The entropies associated with each distribution are as determined from Equation 9.
Thus BIWDNN classification technique is applied on the segmented images to identify the infertility caused by Adenomyosis and endometriosis.
A computer can discover unique patterns from huge multifaceted datasets without human intervention and apply such patterns to build predictions. However, the intelligent neural network technique aims at designing an automated medical decision system for resolving infertility issues and envisaging pregnancy results, to help physicians make accurate decisions instead of recording the present conditions of such disease.
Infertility in women can change their social value and can degrade their lifestyle. There may be many causes of infertility, of which adenomyosis is just one. Determining the extent to which it contributes to infertility is the purpose of the prediction done using BIWDNN. MRI scan images are taken from a random sample with the constraint that the patient is suffering from adenomyosis. The features are extracted from the MRI images and are classified using the Naive Bayes classifier. A patient with a positive significance is vulnerable to infertility. The features are extracted from the MRI images of 5 samples and the values are tabulated and the significance is calculated. The patients with adenomyosis are tested for infertility and the results show that the patients with a positive significance of adenomyosis have a higher probability of infertility. Figure 6 shows the probability of accuracy of infertility and the significance od adenomysis against different samples.

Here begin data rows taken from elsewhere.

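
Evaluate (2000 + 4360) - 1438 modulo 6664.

2000 + 4360 = 6360
6360 - 1438 = 4922

4922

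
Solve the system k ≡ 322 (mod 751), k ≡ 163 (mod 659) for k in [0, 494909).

155028

751⁻¹ mod 659: 751×351 ≡ 1 (mod 659), so 751⁻¹ ≡ 351.
k = 322 + 751×((163 − 322)×351 mod 659) = 322 + 751×206 = 155028.
Check: 155028 mod 751 = 322, 155028 mod 659 = 163. ✓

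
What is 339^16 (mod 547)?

Compute successive squares:
339^1 ≡ 339 (mod 547)
339^2 ≡ 339^2 = 114921 ≡ 51 (mod 547)
339^4 ≡ 51^2 = 2601 ≡ 413 (mod 547)
339^8 ≡ 413^2 = 170569 ≡ 452 (mod 547)
339^16 ≡ 452^2 = 204304 ≡ 273 (mod 547)
So 339^16 ≡ 273 (mod 547).

273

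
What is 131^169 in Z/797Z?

Compute successive squares:
131^1 ≡ 131 (mod 797)
131^2 ≡ 131^2 = 17161 ≡ 424 (mod 797)
131^4 ≡ 424^2 = 179776 ≡ 451 (mod 797)
131^8 ≡ 451^2 = 203401 ≡ 166 (mod 797)
131^16 ≡ 166^2 = 27556 ≡ 458 (mod 797)
131^32 ≡ 458^2 = 209764 ≡ 153 (mod 797)
131^64 ≡ 153^2 = 23409 ≡ 296 (mod 797)
131^128 ≡ 296^2 = 87616 ≡ 743 (mod 797)
131^169 = 131^128 · 131^32 · 131^8 · 131^1 ≡ 743 · 153 · 166 · 131 (mod 797).
Accumulate the product:
743 · 153 = 113679 ≡ 505
505 · 166 = 83830 ≡ 145
145 · 131 = 18995 ≡ 664

664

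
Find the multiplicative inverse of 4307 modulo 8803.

6381

8803 = 2*4307 + 189
4307 = 22*189 + 149
189 = 1*149 + 40
149 = 3*40 + 29
40 = 1*29 + 11
29 = 2*11 + 7
11 = 1*7 + 4
7 = 1*4 + 3
4 = 1*3 + 1
3 = 3*1 + 0
gcd(4307, 8803) = 1, so the inverse exists.
Bézout: 1 = 1185*8803 − 2422*4307.
So 4307⁻¹ ≡ −2422 ≡ 6381 (mod 8803).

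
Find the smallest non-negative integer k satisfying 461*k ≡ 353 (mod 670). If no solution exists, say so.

383

gcd(461, 670) = 1, so a unique solution mod 670 exists.
461⁻¹ ≡ 561 (mod 670).
k ≡ 561*353 ≡ 383 (mod 670).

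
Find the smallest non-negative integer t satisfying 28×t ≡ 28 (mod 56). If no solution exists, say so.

gcd(28, 56) = 28, and 28 | 28, so solutions exist.
Divide through by 28: 1×t ≡ 1 mod 2.
1⁻¹ ≡ 1 (mod 2).
t ≡ 1×1 ≡ 1 (mod 2).
The smallest non-negative solution is t = 1.

1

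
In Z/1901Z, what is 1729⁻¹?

1691

By the extended Euclidean algorithm:
1901 = 1·1729 + 172
1729 = 10·172 + 9
172 = 19·9 + 1
9 = 9·1 + 0
gcd(1729, 1901) = 1, so the inverse exists.
Back-substitute for 1:
1 = 1·172 − 19·9
  = −19·1729 + 191·172
  = 191·1901 − 210·1729
So 1729⁻¹ ≡ −210 ≡ 1691 (mod 1901).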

Adenomyosis causing Infertility.
Endometriosis is the condition where the uterine wall becomes thick, resulting in heavy bleeding. This affects the regular functioning of the body. Endometriosis is most common in women between the ages of 32 and 40. The MRI images of women with endometriosis are analysed with BIWDNN and the significance values are tabulated with features extracted from the samples of five women. The values are tabulated as shown in Table 2 and modelded in Fig. 7.

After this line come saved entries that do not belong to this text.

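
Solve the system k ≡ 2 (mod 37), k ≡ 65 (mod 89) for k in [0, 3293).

1667

37⁻¹ mod 89: 37*77 ≡ 1 (mod 89), so 37⁻¹ ≡ 77.
k = 2 + 37*((65 − 2)*77 mod 89) = 2 + 37*45 = 1667.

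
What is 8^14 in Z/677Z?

401

14 in binary is 1110, i.e. 14 = 8 + 4 + 2.
8^1 ≡ 8 (mod 677)
8^2 ≡ 8^2 = 64 (mod 677)
8^4 ≡ 64^2 = 4096 ≡ 34 (mod 677)
8^8 ≡ 34^2 = 1156 ≡ 479 (mod 677)
8^14 = 8^8 × 8^4 × 8^2 ≡ 479 × 34 × 64 (mod 677).
Accumulate the product:
479 × 34 = 16286 ≡ 38
38 × 64 = 2432 ≡ 401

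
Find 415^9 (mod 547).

305

9 in binary is 1001, i.e. 9 = 8 + 1.
415^1 ≡ 415 (mod 547)
415^2 ≡ 415^2 = 172225 ≡ 467 (mod 547)
415^4 ≡ 467^2 = 218089 ≡ 383 (mod 547)
415^8 ≡ 383^2 = 146689 ≡ 93 (mod 547)
415^9 = 415^8 × 415^1 ≡ 93 × 415 (mod 547).
93 × 415 = 38595 ≡ 305 (mod 547).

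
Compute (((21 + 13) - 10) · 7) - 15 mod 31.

21 + 13 = 34 ≡ 3 (mod 31)
3 - 10 = -7 ≡ 24 (mod 31)
24 · 7 = 168 ≡ 13 (mod 31)
13 - 15 = -2 ≡ 29 (mod 31)

29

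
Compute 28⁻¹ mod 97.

52

Apply the Euclidean algorithm and back-substitute:
97 = 3*28 + 13
28 = 2*13 + 2
13 = 6*2 + 1
2 = 2*1 + 0
gcd(28, 97) = 1, so the inverse exists.
Back-substitute for 1:
1 = 1*13 − 6*2
  = −6*28 + 13*13
  = 13*97 − 45*28
So 28⁻¹ ≡ −45 ≡ 52 (mod 97).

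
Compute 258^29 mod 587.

Compute successive squares:
29 in binary is 11101, i.e. 29 = 16 + 8 + 4 + 1.
258^1 ≡ 258 (mod 587)
258^2 ≡ 258^2 = 66564 ≡ 233 (mod 587)
258^4 ≡ 233^2 = 54289 ≡ 285 (mod 587)
258^8 ≡ 285^2 = 81225 ≡ 219 (mod 587)
258^16 ≡ 219^2 = 47961 ≡ 414 (mod 587)
258^29 = 258^16 * 258^8 * 258^4 * 258^1 ≡ 414 * 219 * 285 * 258 (mod 587).
Accumulate the product:
414 * 219 = 90666 ≡ 268
268 * 285 = 76380 ≡ 70
70 * 258 = 18060 ≡ 450

450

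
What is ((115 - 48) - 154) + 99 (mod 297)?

12

115 - 48 = 67
67 - 154 = -87 ≡ 210 (mod 297)
210 + 99 = 309 ≡ 12 (mod 297)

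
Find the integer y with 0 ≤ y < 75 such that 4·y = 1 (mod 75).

19

75 = 18×4 + 3
4 = 1×3 + 1
3 = 3×1 + 0
gcd(4, 75) = 1, so the inverse exists.
Bézout: 1 = −1×75 + 19×4.
So 4⁻¹ ≡ 19 (mod 75).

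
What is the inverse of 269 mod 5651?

2815

Run the extended Euclidean algorithm:
5651 = 21×269 + 2
269 = 134×2 + 1
2 = 2×1 + 0
gcd(269, 5651) = 1, so the inverse exists.
Bézout: 1 = −134×5651 + 2815×269.
So 269⁻¹ ≡ 2815 (mod 5651).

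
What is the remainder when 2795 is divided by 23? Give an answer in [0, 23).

2795 = 121·23 + 12, so 2795 ≡ 12 (mod 23).

12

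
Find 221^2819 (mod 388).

By square-and-multiply:
221^1 ≡ 221 (mod 388)
221^2 ≡ 221^2 = 48841 ≡ 341 (mod 388)
221^4 ≡ 341^2 = 116281 ≡ 269 (mod 388)
221^8 ≡ 269^2 = 72361 ≡ 193 (mod 388)
221^16 ≡ 193^2 = 37249 ≡ 1 (mod 388)
221^32 ≡ 1^2 = 1 (mod 388)
221^64 ≡ 1^2 = 1 (mod 388)
221^128 ≡ 1^2 = 1 (mod 388)
221^256 ≡ 1^2 = 1 (mod 388)
221^512 ≡ 1^2 = 1 (mod 388)
221^1024 ≡ 1^2 = 1 (mod 388)
221^2048 ≡ 1^2 = 1 (mod 388)
221^2819 = 221^2048 × 221^512 × 221^256 × 221^2 × 221^1 ≡ 1 × 1 × 1 × 341 × 221 (mod 388).
Accumulate the product:
1 × 1 = 1
1 × 1 = 1
1 × 341 = 341
341 × 221 = 75361 ≡ 89

89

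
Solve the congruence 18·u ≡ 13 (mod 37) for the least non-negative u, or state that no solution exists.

11

gcd(18, 37) = 1, so a unique solution mod 37 exists.
18⁻¹ ≡ 35 (mod 37).
u ≡ 35·13 ≡ 11 (mod 37).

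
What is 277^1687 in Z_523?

By square-and-multiply:
277^1 ≡ 277 (mod 523)
277^2 ≡ 277^2 = 76729 ≡ 371 (mod 523)
277^4 ≡ 371^2 = 137641 ≡ 92 (mod 523)
277^8 ≡ 92^2 = 8464 ≡ 96 (mod 523)
277^16 ≡ 96^2 = 9216 ≡ 325 (mod 523)
277^32 ≡ 325^2 = 105625 ≡ 502 (mod 523)
277^64 ≡ 502^2 = 252004 ≡ 441 (mod 523)
277^128 ≡ 441^2 = 194481 ≡ 448 (mod 523)
277^256 ≡ 448^2 = 200704 ≡ 395 (mod 523)
277^512 ≡ 395^2 = 156025 ≡ 171 (mod 523)
277^1024 ≡ 171^2 = 29241 ≡ 476 (mod 523)
277^1687 = 277^1024 * 277^512 * 277^128 * 277^16 * 277^4 * 277^2 * 277^1 ≡ 476 * 171 * 448 * 325 * 92 * 371 * 277 (mod 523).
Accumulate the product:
476 * 171 = 81396 ≡ 331
331 * 448 = 148288 ≡ 279
279 * 325 = 90675 ≡ 196
196 * 92 = 18032 ≡ 250
250 * 371 = 92750 ≡ 179
179 * 277 = 49583 ≡ 421

421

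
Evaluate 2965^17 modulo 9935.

Compute successive squares:
2965^1 ≡ 2965 (mod 9935)
2965^2 ≡ 2965^2 = 8791225 ≡ 8685 (mod 9935)
2965^4 ≡ 8685^2 = 75429225 ≡ 2705 (mod 9935)
2965^8 ≡ 2705^2 = 7317025 ≡ 4865 (mod 9935)
2965^16 ≡ 4865^2 = 23668225 ≡ 3055 (mod 9935)
2965^17 = 2965^16 * 2965^1 ≡ 3055 * 2965 (mod 9935).
3055 * 2965 = 9058075 ≡ 7290 (mod 9935).

7290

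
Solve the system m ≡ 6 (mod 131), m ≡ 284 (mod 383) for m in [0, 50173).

20966

131⁻¹ mod 383: 131×345 ≡ 1 (mod 383), so 131⁻¹ ≡ 345.
m = 6 + 131×((284 − 6)×345 mod 383) = 6 + 131×160 = 20966.
Check: 20966 mod 131 = 6, 20966 mod 383 = 284. ✓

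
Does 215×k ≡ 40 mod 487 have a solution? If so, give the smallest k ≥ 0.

gcd(215, 487) = 1, so a unique solution mod 487 exists.
215⁻¹ ≡ 299 (mod 487).
k ≡ 299×40 ≡ 272 (mod 487).

272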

Adenomyosis causing Infertility
Adenomyosis causing Infertility

Endometriosis causing Infertility.
The causes of endometriosis are numerous but the significance values tabulated do not show endometriosis to be a cause of infertility. The probability of infertility is independent of the significance of endometriosis. From Fig. 7, it is inferred that women affected with endometriosis are examined for infertility; the results revealed that not all the women affected by endometriosis suffer from infertility, which clearly supports the classified values from the MRI images.

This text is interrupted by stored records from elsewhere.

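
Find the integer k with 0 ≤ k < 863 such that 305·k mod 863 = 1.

249

By the extended Euclidean algorithm:
863 = 2×305 + 253
305 = 1×253 + 52
253 = 4×52 + 45
52 = 1×45 + 7
45 = 6×7 + 3
7 = 2×3 + 1
3 = 3×1 + 0
gcd(305, 863) = 1, so the inverse exists.
Back-substitute for 1:
1 = 1×7 − 2×3
  = −2×45 + 13×7
  = 13×52 − 15×45
  = −15×253 + 73×52
  = 73×305 − 88×253
  = −88×863 + 249×305
So 305⁻¹ ≡ 249 (mod 863).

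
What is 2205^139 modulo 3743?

139 in binary is 10001011, i.e. 139 = 128 + 8 + 2 + 1.
2205^1 ≡ 2205 (mod 3743)
2205^2 ≡ 2205^2 = 4862025 ≡ 3611 (mod 3743)
2205^4 ≡ 3611^2 = 13039321 ≡ 2452 (mod 3743)
2205^8 ≡ 2452^2 = 6012304 ≡ 1046 (mod 3743)
2205^16 ≡ 1046^2 = 1094116 ≡ 1160 (mod 3743)
2205^32 ≡ 1160^2 = 1345600 ≡ 1863 (mod 3743)
2205^64 ≡ 1863^2 = 3470769 ≡ 1008 (mod 3743)
2205^128 ≡ 1008^2 = 1016064 ≡ 1711 (mod 3743)
2205^139 = 2205^128 · 2205^8 · 2205^2 · 2205^1 ≡ 1711 · 1046 · 3611 · 2205 (mod 3743).
Accumulate the product:
1711 · 1046 = 1789706 ≡ 552
552 · 3611 = 1993272 ≡ 1996
1996 · 2205 = 4401180 ≡ 3155

3155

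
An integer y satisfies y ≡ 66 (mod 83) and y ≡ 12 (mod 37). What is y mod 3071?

83⁻¹ mod 37: 83×33 ≡ 1 (mod 37), so 83⁻¹ ≡ 33.
y = 66 + 83×((12 − 66)×33 mod 37) = 66 + 83×31 = 2639.
Check: 2639 mod 83 = 66, 2639 mod 37 = 12. ✓

2639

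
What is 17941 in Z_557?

117

17941 = 32*557 + 117, so 17941 ≡ 117 (mod 557).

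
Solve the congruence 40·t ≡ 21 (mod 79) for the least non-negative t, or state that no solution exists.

42

gcd(40, 79) = 1, so a unique solution mod 79 exists.
40⁻¹ ≡ 2 (mod 79).
t ≡ 2·21 ≡ 42 (mod 79).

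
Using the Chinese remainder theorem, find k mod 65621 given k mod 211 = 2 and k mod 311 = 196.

211⁻¹ mod 311: 211·283 ≡ 1 (mod 311), so 211⁻¹ ≡ 283.
k = 2 + 211·((196 − 2)·283 mod 311) = 2 + 211·166 = 35028.

35028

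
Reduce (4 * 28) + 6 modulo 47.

24

4 * 28 = 112 ≡ 18 (mod 47)
18 + 6 = 24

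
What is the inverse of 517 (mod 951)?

550

951 = 1×517 + 434
517 = 1×434 + 83
434 = 5×83 + 19
83 = 4×19 + 7
19 = 2×7 + 5
7 = 1×5 + 2
5 = 2×2 + 1
2 = 2×1 + 0
gcd(517, 951) = 1, so the inverse exists.
Bézout: 1 = 218×951 − 401×517.
So 517⁻¹ ≡ −401 ≡ 550 (mod 951).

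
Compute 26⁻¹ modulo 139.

139 = 5·26 + 9
26 = 2·9 + 8
9 = 1·8 + 1
8 = 8·1 + 0
gcd(26, 139) = 1, so the inverse exists.
Bézout: 1 = 3·139 − 16·26.
So 26⁻¹ ≡ −16 ≡ 123 (mod 139).

123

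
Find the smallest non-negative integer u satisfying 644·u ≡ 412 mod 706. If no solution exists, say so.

130

gcd(644, 706) = 2, and 2 | 412, so solutions exist.
Divide through by 2: 322·u ≡ 206 (mod 353).
322⁻¹ ≡ 148 (mod 353).
u ≡ 148·206 ≡ 130 (mod 353).
The smallest non-negative solution is u = 130.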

Table 3 list the impact of infertility against different samples. From the image extraction, it is clear that women affected with adenomyosis can suffer from infertility but women with endometriosis are not affected by infertility. Hence, adenomyosis affects fertility in women who may have endometriosis, but endometriosis itself does not affect fertility.
Adenomyosis and Endometriosis causing Infertility
From Fig. 8, it is inferred that there were five patients samples are chosen for analysis. After a significant study is conducted, it indicates that women aged 30 and above are mainly affected, but endometriosis does not affect fertility in women.

Significance of infertility from Adenomyosis and Endometriosis.
The cause of infertility may not be determined with MRI images of the uterus alone. But the features extracted from the MRI images are classified and may then be used for predicting infertility. Thus, we proposed a bio-inspired intelligent water drop back-propagation neural network-based method to improve the prediction accuracy rate of the impact on the fertility of women suffering from adenomyosis and endometriosis cramps. The proposed neural network-based image analysis results in an improved detection rate compared to other prediction algorithms. A higher significance of adenomyosis will result in infertility and hence it can be treated at the initial stage without many complications.